Ele não acredita na invasão da Ucrânia nos termos ocidentais, mas não descarta alguma ação militar pontual envolvendo as áreas dominadas por rebeldes separatistas pró-Rússia no Donbass (leste ucraniano).

Um sinal neste sentido foi dado pela Duma (Câmara Baixa do Parlamento), que iniciou oficialmente o debate para sugerir o reconhecimento das duas “repúblicas” rebeldes, de Lugansk e Donetsk.

Isso teria grandes implicações, até porque Moscou já distribuiu 700 mil passaportes a cidadãos desses locais, que são majoritariamente russos étnicos.

Aí, seria esperar a reação ucraniana. Se fosse pela via militar, as repúblicas podem pedir ajuda militar a Putin –como seus líderes já sugeriram, já que apenas 10 mil dos 35 mil soldados por lá estariam em condições de batalha.

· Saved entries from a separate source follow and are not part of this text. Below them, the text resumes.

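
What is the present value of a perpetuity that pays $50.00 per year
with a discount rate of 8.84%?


Formula: PV = C / r
Substituting: PV = $50.00 / 0.0884
PV = $565.61

$565.61


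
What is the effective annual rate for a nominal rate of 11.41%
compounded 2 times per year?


Formula: EAR = (1 + r/m)^m - 1
Period rate: r/m = 0.1141 / 2 = 0.05705
Compounding: (1 + 0.05705)^2 = 1.117355
EAR = 1.117355 - 1 = 0.117355

0.117355


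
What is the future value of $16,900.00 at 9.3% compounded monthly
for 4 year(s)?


Formula: FV = P * (1 + r/m)^(m*t)
Period rate: r/m = 0.093 / 12 = 0.00775
Total periods: m*t = 12 * 4 = 48
Growth factor: (1 + 0.00775)^48 = 1.448554
FV = $16,900.00 * 1.448554 = $24,480.56

$24,480.56


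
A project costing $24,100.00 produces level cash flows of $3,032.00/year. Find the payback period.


Formula: Payback = investment / annual cash flow
Substituting: Payback = $24,100.00 / $3,032.00
Payback = 7.9485 years

7.9485 years


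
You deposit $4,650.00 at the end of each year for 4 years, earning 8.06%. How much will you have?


Formula: FV = PMT * ((1+r)^n - 1) / r
Growth factor: (1 + 0.0806)^4 = 1.363515
Numerator: 1.363515 - 1 = 0.363515
FV = $4,650.00 * 0.363515 / 0.0806 = $20,972.01

$20,972.01


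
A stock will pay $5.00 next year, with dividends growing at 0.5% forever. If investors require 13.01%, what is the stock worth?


Formula: P = D1 / (r - g)
Spread: r - g = 0.1301 - 0.005 = 0.1251
Substituting: P = $5.00 / 0.1251
P = $39.97

$39.97


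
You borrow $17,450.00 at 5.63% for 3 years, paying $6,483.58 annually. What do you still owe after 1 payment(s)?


Formula: Balance = PV*(1+r)^k - PMT*((1+r)^k - 1)/r
Growth: (1 + 0.0563)^1 = 1.0563
Accumulated factor: ((1+r)^k - 1)/r = 1.0
Balance = $17,450.00 * 1.0563 - $6,483.58 * 1.0
Balance = $11,948.86

$11,948.86


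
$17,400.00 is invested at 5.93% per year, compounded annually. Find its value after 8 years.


Formula: FV = P * (1 + r)^n
Substituting: FV = $17,400.00 * (1 + 0.0593)^8
Growth factor: (1.0593)^8 = 1.585447
FV = $17,400.00 * 1.585447 = $27,586.78

$27,586.78


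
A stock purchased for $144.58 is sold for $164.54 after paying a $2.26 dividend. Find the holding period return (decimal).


Formula: HPR = (P1 - P0 + D) / P0
Gain: $164.54 - $144.58 + $2.26 = $22.22
HPR = $22.22 / $144.58 = 0.1537

0.1537


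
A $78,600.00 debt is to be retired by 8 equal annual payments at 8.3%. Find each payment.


Formula: PMT = PV * r / (1 - (1+r)^(-n))
Denominator: 1 - (1 + 0.083)^(-8) = 0.471588
Numerator: $78,600.00 * 0.083 = 6523.8
PMT = 6523.8 / 0.471588 = $13,833.67

$13,833.67


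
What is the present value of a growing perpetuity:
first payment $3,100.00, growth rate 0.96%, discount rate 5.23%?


Formula: PV = C / (r - g)
Spread: r - g = 0.0523 - 0.0096 = 0.0427
Substituting: PV = $3,100.00 / 0.0427
PV = $72,599.53

$72,599.53


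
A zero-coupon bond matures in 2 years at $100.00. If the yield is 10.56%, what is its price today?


Formula: Price = FV / (1 + r)^n
Substituting: Price = $100.00 / (1 + 0.1056)^2
Discount factor: (1.1056)^2 = 1.222351
Price = $100.00 / 1.222351 = $81.81

$81.81


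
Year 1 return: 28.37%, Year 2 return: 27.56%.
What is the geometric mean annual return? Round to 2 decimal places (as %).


Formula: Geometric mean = ((1+r1)*(1+r2))^(1/2) - 1
Product: (1 + 0.2837) * (1 + 0.2756) = 1.2837 * 1.2756 = 1.637488
Square root: 1.637488^0.5 = 1.279644
Geometric mean = 1.279644 - 1 = 0.279644
As percentage: 27.96%

27.96%


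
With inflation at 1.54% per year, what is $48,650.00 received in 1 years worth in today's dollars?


Formula: Real value = nominal / (1 + inflation)^years
Price level: (1 + 0.0154)^1 = 1.0154
Real value = $48,650.00 / 1.0154 = $47,912.15

$47,912.15


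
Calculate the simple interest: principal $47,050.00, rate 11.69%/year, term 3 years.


Formula: I = P * r * t
Substituting: I = $47,050.00 * 0.1169 * 3
Step: I = $47,050.00 * 0.3507
I = $16,500.44

$16,500.44


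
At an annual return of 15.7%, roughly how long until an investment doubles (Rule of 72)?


Formula: Years ≈ 72 / r
Substituting: Years ≈ 72 / 15.7
Years ≈ 4.6

4.6 years


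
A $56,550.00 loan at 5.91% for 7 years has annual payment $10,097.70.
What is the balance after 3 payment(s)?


Formula: Balance = PV*(1+r)^k - PMT*((1+r)^k - 1)/r
Growth: (1 + 0.0591)^3 = 1.187985
Accumulated factor: ((1+r)^k - 1)/r = 3.180793
Balance = $56,550.00 * 1.187985 - $10,097.70 * 3.180793
Balance = $35,061.85

$35,061.85


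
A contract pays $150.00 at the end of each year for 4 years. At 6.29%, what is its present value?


Formula: PV = PMT * (1 - (1+r)^(-n)) / r
Discount factor: (1 + 0.0629)^(-4) = 0.783484
Bracket: 1 - 0.783484 = 0.216516
PV = $150.00 * 0.216516 / 0.0629 = $516.33

$516.33


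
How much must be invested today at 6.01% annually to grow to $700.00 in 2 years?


Formula: PV = FV / (1 + r)^n
Substituting: PV = $700.00 / (1 + 0.0601)^2
Discount factor: (1.0601)^2 = 1.123812
PV = $700.00 / 1.123812 = $622.88

$622.88


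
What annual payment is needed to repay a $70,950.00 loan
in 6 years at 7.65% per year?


Formula: PMT = PV * r / (1 - (1+r)^(-n))
Denominator: 1 - (1 + 0.0765)^(-6) = 0.357437
Numerator: $70,950.00 * 0.0765 = 5427.675
PMT = 5427.675 / 0.357437 = $15,184.99

$15,184.99


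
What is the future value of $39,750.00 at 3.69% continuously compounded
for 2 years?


Formula: FV = P * e^(r*t)
Exponent: r*t = 0.0369 * 2 = 0.0738
e^(0.0738) = 1.076591
FV = $39,750.00 * 1.076591 = $42,794.51

$42,794.51


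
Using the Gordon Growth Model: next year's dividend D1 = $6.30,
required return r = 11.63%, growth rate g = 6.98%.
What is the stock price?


Formula: P = D1 / (r - g)
Spread: r - g = 0.1163 - 0.0698 = 0.0465
Substituting: P = $6.30 / 0.0465
P = $135.48

$135.48


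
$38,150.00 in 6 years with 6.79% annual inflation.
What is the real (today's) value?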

Neste caso, o Kremlin diria que não invadiu, mas ajudou aliados, causando dano às Forças Armadas ucranianas e talvez criando clima para a instalação de um governo menos resistente a Moscou –ou o contrário, este é o risco.

Pelos Acordos de Minsk, que estabeleceram um frágil cessar-fogo em 2015, os separatistas teriam direito a certa autonomia, o que na prática pode significar o fim das chances de entrada na Otan e na UE, seja por conflito territorial, seja por direito a veto em decisões do tipo.

Por isso Kiev nunca os implementou, apesar de ter assinado, alegando coação à época. Hoje, potências europeias como a França querem a adoção dos termos, que são deliberadamente vagos e favorecem a leitura russa.

Outro país envolvido neles, a Alemanha, resolveu entrar no jogo após Emmanuel Macron ter passado certa vergonha ao levar recados de Putin para Volodimir Zelenski na Ucrânia, na semana passada.

Nesta segunda, o novo primeiro-ministro alemão, Olaf Scholz, visita Kiev. Na terça, irá a Moscou encontrar-se com Putin.

Os alemães são dos mais comedidos atores neste drama, dado que têm grande interesse no gás natural russo que consomem –o duto Nord Stream 2 está pronto, esperando a crise passar para começar a operar.